Since Tensorflow was not built targeting gfx1102, one thing you can try is export HSA_OVERRIDE_GFX_VERSION=11.0.0 in your environment to make ROCm report the device as a gfx1100.

>>> import tensorflow
2024-03-15 20:07:29.478342: I tensorflow/core/platform/cpu_feature_guard.cc:182] This TensorFlow binary is optimized to use available CPU instructions in performance-critical operations.
To enable the following instructions: AVX2 FMA, in other operations, rebuild TensorFlow with the appropriate compiler flags.
/usr/lib/python3/dist-packages/requests/__init__.py:89: RequestsDependencyWarning: urllib3 (1.26.18) or chardet (3.0.4) doesn't match a supported version!
  warnings.warn("urllib3 ({}) or chardet ({}) doesn't match a supported "
>>> tensorflow.config.list_physical_devices('GPU')
2024-03-15 20:07:53.778397: I tensorflow/compiler/xla/stream_executor/rocm/rocm_gpu_executor.cc:756] successful NUMA node read from SysFS had negative value (-1), but there must be at least one NUMA node, so returning NUMA node zero
2024-03-15 20:08:00.541001: I tensorflow/compiler/xla/stream_executor/rocm/rocm_gpu_executor.cc:756] successful NUMA node read from SysFS had negative value (-1), but there must be at least one NUMA node, so returning NUMA node zero
2024-03-15 20:08:00.541182: I tensorflow/compiler/xla/stream_executor/rocm/rocm_gpu_executor.cc:756] successful NUMA node read from SysFS had negative value (-1), but there must be at least one NUMA node, so returning NUMA node zero
2024-03-15 20:08:00.541250: I tensorflow/core/common_runtime/gpu/gpu_device.cc:2266] Ignoring visible gpu device (device: 0, name: AMD Radeon RX 7600, pci bus id: 0000:0d:00.0) with AMDGPU version : gfx1100. The supported AMDGPU versions are gfx1030gfx1100, gfx900, gfx906, gfx908, gfx90a, gfx940, gfx941, gfx942.
[]

Good idea, but now it fall on the gfx1030gfx1100 bug.

http://ml-ci.amd.com:21096/job/tensorflow/job/release-rocmfork-r214-rocm-enhanced/job/release-build-whl/206/
I've downloaded the newest build from the CI system.

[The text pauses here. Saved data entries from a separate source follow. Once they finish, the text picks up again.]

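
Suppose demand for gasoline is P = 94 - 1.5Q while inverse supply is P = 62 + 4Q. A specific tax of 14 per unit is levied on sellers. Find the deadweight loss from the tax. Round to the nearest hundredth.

17.82

Pre-tax equilibrium: 94 - 1.5Q = 62 + 4Q gives Q* = 5.8182, P* = 85.2727.
With the tax, sellers need 14 more per unit: 94 - 1.5Q = 62 + 4Q + 14, so Q_t = 3.2727. Buyers pay P_b = 89.0909; sellers receive P_s = P_b - 14 = 75.0909.
The welfare triangle lost has base Q* - Q_t = 2.5455 and height t = 14, so DWL = (1/2)(2.5455)(14) = 17.8182.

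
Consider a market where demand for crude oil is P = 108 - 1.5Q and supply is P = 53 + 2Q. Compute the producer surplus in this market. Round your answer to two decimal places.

246.94

Set 108 - 1.5Q = 53 + 2Q, which gives 55 = 3.5Q, so Q* = 15.7143 and P* = 108 - 1.5(15.7143) = 84.4286.
The supply curve's price intercept is 53, so PS = (1/2)(Q*)(P* - 53) = (1/2)(15.7143)(31.4286) = 246.9388.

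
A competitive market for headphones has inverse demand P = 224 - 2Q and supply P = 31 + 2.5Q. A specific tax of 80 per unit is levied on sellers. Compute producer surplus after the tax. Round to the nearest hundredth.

Without the tax, 224 - 2Q = 31 + 2.5Q so Q* = 42.8889 and P* = 138.2222.
With the tax, sellers need 80 more per unit: 224 - 2Q = 31 + 2.5Q + 80, so Q_t = 25.1111. Buyers pay P_b = 173.7778; sellers receive P_s = P_b - 80 = 93.7778.
PS = (1/2)(Q_t)(P_s - 31) = (1/2)(25.1111)(62.7778) = 788.2099.

788.21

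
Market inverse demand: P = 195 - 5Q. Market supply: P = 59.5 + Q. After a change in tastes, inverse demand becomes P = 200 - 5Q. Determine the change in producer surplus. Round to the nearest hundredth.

19.17

Initial equilibrium: Q_0 = 22.5833, P_0 = 82.0833; CS_0 = (1/2)(22.5833)(112.9167) = 1275.0174, PS_0 = (1/2)(22.5833)(22.5833) = 255.0035.
New equilibrium: 200 - 5Q = 59.5 + Q gives Q_1 = 23.4167, P_1 = 82.9167; CS_1 = 1370.8507, PS_1 = 274.1701.
Change in producer surplus = 274.1701 - 255.0035 = 19.1667.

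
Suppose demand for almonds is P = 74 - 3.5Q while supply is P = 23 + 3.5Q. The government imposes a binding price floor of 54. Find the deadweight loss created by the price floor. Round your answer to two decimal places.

8.64

Without the control, 74 - 3.5Q = 23 + 3.5Q so Q* = 7.2857 and P* = 48.5.
At the floor price 54, quantity demanded is (74 - 54)/3.5 = 5.7143; demand is the short side, so Q = 5.7143 trades at P = 54.
At Q = 5.7143 the demand price is 54 and the supply price is 43. Deadweight loss is the triangle between the curves from 5.7143 to 7.2857: (1/2)(54 - 43)(7.2857 - 5.7143) = 8.6429.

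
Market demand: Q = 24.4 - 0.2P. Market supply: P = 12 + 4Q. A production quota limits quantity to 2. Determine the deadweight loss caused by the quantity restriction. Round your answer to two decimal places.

Rewriting demand in inverse form: P = 122 - 5Q.
Unrestricted equilibrium: Q* = (122 - 12)/(5 + 4) = 12.2222.
At Q = 2 the demand price is 122 - 5(2) = 112 and the supply price is 12 + 4(2) = 20.
Deadweight loss is the triangle between the curves from 2 to 12.2222: (1/2)(112 - 20)(12.2222 - 2) = 470.2222.

470.22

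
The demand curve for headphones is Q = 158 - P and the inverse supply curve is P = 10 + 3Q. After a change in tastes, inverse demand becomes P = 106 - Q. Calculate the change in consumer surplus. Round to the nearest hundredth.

Rewriting demand in inverse form: P = 158 - Q.
Initial equilibrium: Q_0 = 37, P_0 = 121; CS_0 = (1/2)(37)(37) = 684.5, PS_0 = (1/2)(37)(111) = 2053.5.
New equilibrium: 106 - Q = 10 + 3Q gives Q_1 = 24, P_1 = 82; CS_1 = 288, PS_1 = 864.
Change in consumer surplus = 288 - 684.5 = -396.5.

-396.50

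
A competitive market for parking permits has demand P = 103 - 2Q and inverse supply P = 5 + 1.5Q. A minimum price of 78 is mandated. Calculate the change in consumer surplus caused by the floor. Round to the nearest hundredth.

-627.75

Free-market equilibrium: 103 - 2Q = 5 + 1.5Q gives Q* = 28, P* = 47.
At P = 78, buyers demand (103 - 78)/2 = 12.5 while sellers would supply more, so the quantity traded is 12.5 at price 78.
CS goes from (1/2)(28)(56) = 784 to 156.25 (computed as (103 - 78)(12.5) - (1/2)(2)(12.5)^2), a change of -627.75.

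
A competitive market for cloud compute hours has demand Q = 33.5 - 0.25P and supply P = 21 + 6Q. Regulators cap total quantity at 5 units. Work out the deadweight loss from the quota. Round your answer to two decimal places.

Rewriting demand in inverse form: P = 134 - 4Q.
Without the quota, 134 - 4Q = 21 + 6Q gives Q* = 11.3.
At Q = 5 the demand price is 134 - 4(5) = 114 and the supply price is 21 + 6(5) = 51.
DWL = (1/2)(gap between curves at 5) x (Q* - 5) = (1/2)(63)(6.3) = 198.45.

198.45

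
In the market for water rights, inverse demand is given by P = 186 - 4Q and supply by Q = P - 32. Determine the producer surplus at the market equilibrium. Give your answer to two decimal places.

474.32

Rewriting supply in inverse form: P = 32 + Q.
Set 186 - 4Q = 32 + Q, which gives 154 = 5Q, so Q* = 30.8 and P* = 186 - 4(30.8) = 62.8.
Producer surplus is the triangle above supply below P*: (1/2)(30.8)(62.8 - 32) = (1/2)(30.8)(30.8) = 474.32.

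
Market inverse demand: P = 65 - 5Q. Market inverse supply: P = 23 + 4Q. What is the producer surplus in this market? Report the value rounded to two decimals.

Set 65 - 5Q = 23 + 4Q, which gives 42 = 9Q, so Q* = 4.6667 and P* = 65 - 5(4.6667) = 41.6667.
Producer surplus is the triangle above supply below P*: (1/2)(4.6667)(41.6667 - 23) = (1/2)(4.6667)(18.6667) = 43.5556.

43.56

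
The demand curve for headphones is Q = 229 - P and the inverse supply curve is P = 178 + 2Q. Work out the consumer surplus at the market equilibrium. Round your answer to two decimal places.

Rewriting demand in inverse form: P = 229 - Q.
Set 229 - Q = 178 + 2Q, which gives 51 = 3Q, so Q* = 17 and P* = 229 - (17) = 212.
Consumer surplus is the triangle under demand above P*: (1/2)(17)(229 - 212) = (1/2)(17)(17) = 144.5.

144.50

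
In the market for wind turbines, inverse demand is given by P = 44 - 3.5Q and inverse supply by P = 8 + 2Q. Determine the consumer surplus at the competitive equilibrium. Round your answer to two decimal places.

74.98

Setting demand equal to supply, 36 = 5.5Q, so Q* = 6.5455 and P* = 21.0909.
The demand choke price is 44, so CS = (1/2)(Q*)(44 - P*) = (1/2)(6.5455)(22.9091) = 74.9752.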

Let's hope the updates make their way to PyPI soon.

Just to clarify the original question, Tensorflow comes built with a number of target AMD GPU architectures: gfx1030, gfx1100, gfx900 ..., etc. If you want additional architectures, Tensorflow developers will need to add them or you will need to build Tensorflow yourself. So, this is not really an issue with ROCm, but with Tensorflow.

Alternatively you can use export HSA_OVERRIDE_GFX_VERSION=11.0.0 mentioned above, which makes ROCm report the GPU as gfx1100. This works because the 7600 XT (gfx1102) is just a cut-down gfx1100.

Closing this ticket as the issue is with Tensorflow, not ROCm. Thanks.